13 Temmuz 1878 tarihli Berlin Antlaşması’na göre Osmanlı Devleti’nin “Erzurum, Van, Elazığ, Diyarbakır, Sivas, Bitlis” olmak üzere altı vilayette (Vilâyat-ı Sitte) bir Ermenistan kurma hayaline kapılanlar, 30 Ekim 1918 tarihli Mondros Mütarekesinin 24. Maddesini de bahane ederek bu "Altı ilde" özellikle çok kanlı ayaklanmalara başlamışlardır. Köyleri, kasabaları, şehirleri basarak Müslüman ahaliyi insanlık dışı işkencelere maruz bırakarak öldürmek, hayvanları, samanlıkları yakmak, yıkmak gibi talana girişmişlerdir. O yıllarda sürgüne gönderilen Ermenilerin Amerika ve Fransa’ya ulaşanları 70’li yıllarda Ermeni ASALA terör örgütü vasıtasıyla Türk Dışişleri mensuplarını katletmelerini kırk yaşın üstündeki herkes hatırılar. Türk devletinin 80’de aldığı önlemler sonucu bu terör örgütü çökünce aynı hainler başka yollara başvurmaya başladılar. Öteden beri ABD’de 24 Nisanı soykırım günü ilan etmeye uğraştılar, yetmedi, kendilerini I. Dünya Savaşı esnasında ayartan, hata yapmalarına ve beslendikleri çanağa pislemelerine asıl sebep olan Fransa’da soykırım yasaları çıkarmaya yöneldiler.
Şimdi tam da Fransa ve Türkiye arsında böyle bir sürtüşme yaşanırken, Türkiye’yi sosyal ve siyasal olarak zayıflatmak isteyenler, vatandaşımız olan bir Ermeni gazetecinin hiç de tasvip etmediğimiz öldürülmesini ve onun mahkemesini bahane ederek, birçok aşırı uçla bir araya gelerek, yine batılıların kışkırtmalarıyla Türkiye’ye, dolayısıyla Türklere gaile çıkarmaya çabalamaktalar.
Tıpkı Osmanlı döneminde olduğu gibi ırken Ermeni olmayıp, ancak çok sayıda Türkiye düşmanı, her çeşit meslekten insanları da yanlarına alarak sokaklarda eylemeler, sözde telin mitinglerinde “Hepimiz Hrant’ız, Hepimiz Ermeni’yiz” sloganı ile esas kinlerini kusmaktadırlar…

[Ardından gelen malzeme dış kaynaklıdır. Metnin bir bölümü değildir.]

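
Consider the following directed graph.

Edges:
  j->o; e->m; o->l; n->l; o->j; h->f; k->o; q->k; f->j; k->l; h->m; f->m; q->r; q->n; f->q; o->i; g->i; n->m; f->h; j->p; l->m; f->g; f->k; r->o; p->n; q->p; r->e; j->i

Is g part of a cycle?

g lies on a cycle iff there is a path from g back to itself.
Exploring from g, it never reaches itself; equivalently, its strongly connected component is a singleton.

No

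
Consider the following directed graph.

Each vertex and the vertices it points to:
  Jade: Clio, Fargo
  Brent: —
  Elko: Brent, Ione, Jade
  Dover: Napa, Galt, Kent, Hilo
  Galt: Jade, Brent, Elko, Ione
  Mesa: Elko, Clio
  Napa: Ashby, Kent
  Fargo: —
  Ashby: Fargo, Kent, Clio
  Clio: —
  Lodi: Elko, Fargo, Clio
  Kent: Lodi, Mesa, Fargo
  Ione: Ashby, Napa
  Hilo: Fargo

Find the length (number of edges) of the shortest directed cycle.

5

For each vertex v, BFS finds the shortest path from v back to v.
The shortest such closed walk is Kent → Lodi → Elko → Ione → Ashby → Kent, length 5.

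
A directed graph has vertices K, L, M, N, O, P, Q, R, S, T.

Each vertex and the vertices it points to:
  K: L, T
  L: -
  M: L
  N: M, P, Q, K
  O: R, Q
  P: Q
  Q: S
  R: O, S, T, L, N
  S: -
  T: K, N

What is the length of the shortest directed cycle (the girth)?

For each vertex v, BFS finds the shortest path from v back to v.
The shortest such closed walk is R → O → R, length 2.

2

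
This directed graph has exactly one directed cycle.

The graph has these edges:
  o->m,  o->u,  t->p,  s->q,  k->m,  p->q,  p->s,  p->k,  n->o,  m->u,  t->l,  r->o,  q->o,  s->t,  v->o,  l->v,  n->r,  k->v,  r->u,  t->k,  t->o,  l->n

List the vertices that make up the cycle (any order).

p, s, t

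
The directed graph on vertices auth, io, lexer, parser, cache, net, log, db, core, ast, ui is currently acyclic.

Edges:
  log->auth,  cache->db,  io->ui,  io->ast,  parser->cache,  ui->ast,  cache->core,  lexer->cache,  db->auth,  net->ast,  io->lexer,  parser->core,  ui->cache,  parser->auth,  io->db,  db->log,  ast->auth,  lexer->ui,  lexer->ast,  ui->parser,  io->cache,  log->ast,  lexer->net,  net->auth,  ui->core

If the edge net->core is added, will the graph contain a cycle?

Adding net→core creates a cycle iff core can already reach net.
Explore from core: no path reaches net. The graph stays acyclic.

No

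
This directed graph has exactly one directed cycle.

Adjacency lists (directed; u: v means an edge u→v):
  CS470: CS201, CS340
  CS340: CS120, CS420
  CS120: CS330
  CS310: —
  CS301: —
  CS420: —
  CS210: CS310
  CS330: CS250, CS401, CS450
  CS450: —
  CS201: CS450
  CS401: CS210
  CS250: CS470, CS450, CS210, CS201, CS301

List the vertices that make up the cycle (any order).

DFS with gray/black marking from CS330:
CS330 gray
  CS250 gray
    CS470 gray
      CS201 gray
        CS450 gray
        CS450 black
      CS201 black
      CS340 gray
        CS120 gray
          CS120→CS330: CS330 is gray → back edge
Back edge closes the cycle CS330 → CS250 → CS470 → CS340 → CS120 → CS330; its vertices are {CS120, CS250, CS330, CS340, CS470}.

CS120, CS250, CS330, CS340, CS470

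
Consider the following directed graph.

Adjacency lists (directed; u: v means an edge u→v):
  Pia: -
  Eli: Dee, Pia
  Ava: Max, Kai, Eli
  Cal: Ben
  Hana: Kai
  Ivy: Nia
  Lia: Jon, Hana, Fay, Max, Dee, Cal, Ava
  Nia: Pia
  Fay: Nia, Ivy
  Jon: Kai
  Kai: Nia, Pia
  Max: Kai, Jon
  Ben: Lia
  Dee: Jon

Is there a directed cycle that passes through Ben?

Yes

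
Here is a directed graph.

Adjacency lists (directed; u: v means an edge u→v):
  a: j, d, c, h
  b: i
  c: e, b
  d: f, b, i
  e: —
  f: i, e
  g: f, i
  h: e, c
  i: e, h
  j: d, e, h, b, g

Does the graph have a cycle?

Yes

DFS with white/gray/black marking, starting from d:
d gray
  f gray
    i gray
      e gray
      e black
      h gray
        h→e: e black — skip
        c gray
          c→e: e black — skip
          b gray
            b→i: i is gray → back edge
Back edge found, so a cycle exists: i → h → c → b → i.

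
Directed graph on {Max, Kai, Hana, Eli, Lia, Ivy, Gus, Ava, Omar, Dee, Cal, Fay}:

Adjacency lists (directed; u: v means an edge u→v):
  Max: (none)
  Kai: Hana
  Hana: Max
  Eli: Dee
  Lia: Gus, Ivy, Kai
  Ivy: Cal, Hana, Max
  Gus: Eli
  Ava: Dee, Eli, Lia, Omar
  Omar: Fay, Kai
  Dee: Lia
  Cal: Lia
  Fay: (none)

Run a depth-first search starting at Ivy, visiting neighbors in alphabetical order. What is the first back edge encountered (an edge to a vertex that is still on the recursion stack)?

Dee→Lia

DFS from Ivy (visiting neighbors in alphabetical order); mark gray on enter, black on exit:
Ivy gray
  Cal gray
    Lia gray
      Gus gray
        Eli gray
          Dee gray
            Dee→Lia: Lia is gray → back edge
First back edge: Dee → Lia.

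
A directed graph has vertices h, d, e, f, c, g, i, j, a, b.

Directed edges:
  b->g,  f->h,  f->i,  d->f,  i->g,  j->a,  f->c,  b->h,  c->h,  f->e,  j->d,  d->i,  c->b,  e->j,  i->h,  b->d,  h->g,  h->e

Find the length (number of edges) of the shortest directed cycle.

For each vertex v, BFS finds the shortest path from v back to v.
The shortest such closed walk is b → d → f → c → b, length 4.

4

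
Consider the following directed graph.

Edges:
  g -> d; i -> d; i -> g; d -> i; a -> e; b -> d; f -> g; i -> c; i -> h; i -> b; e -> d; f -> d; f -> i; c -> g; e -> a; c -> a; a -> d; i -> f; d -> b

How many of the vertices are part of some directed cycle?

8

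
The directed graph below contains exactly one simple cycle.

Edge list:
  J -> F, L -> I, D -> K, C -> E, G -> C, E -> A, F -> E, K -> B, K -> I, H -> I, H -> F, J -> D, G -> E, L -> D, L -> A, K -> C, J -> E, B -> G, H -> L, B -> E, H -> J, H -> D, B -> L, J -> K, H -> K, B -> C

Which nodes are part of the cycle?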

En zayıf anlarımızda dahi bizlerin birlik ve beraberliği nasıl kurduğumuzu unutuyorlar, oysa Çanakkale çok eskimedi, bunlar hiç akıllanmayacaklar, bunlar Türkleri başka milletlerle bir tutup, batının müdahale edebileceğini düşünen ahmaklar… Biz zaten onların hepsinin Ermeni olduğundan kuşku duymuyoruz.
Sonuç olarak biz herhangi bir ırkı methetmek, başkasını hakir görmek gibi bir niyet ve davranış içinde değiliz, herkesin az ya da çok etkilendiği olaylardan yola çıkarak ülkeyi bölmek, huzursuzluk çıkarmak isteyenleredir sözümüz; bu memleketi gizli planlarla sözde insan hakları ve hukuk diyerek bölmek isteyenlerin yüzyıllardır gizli mahfillerden emir aldıklarını bilmekteyiz.
Hadi bakalım buyurunuz hep birlikte Ermeni olunuz, hiç olmazsa ne olduğunuzu öğrenmiş oluruz, ne de olsa bugüne kadar ne olduğunuz belli değildi.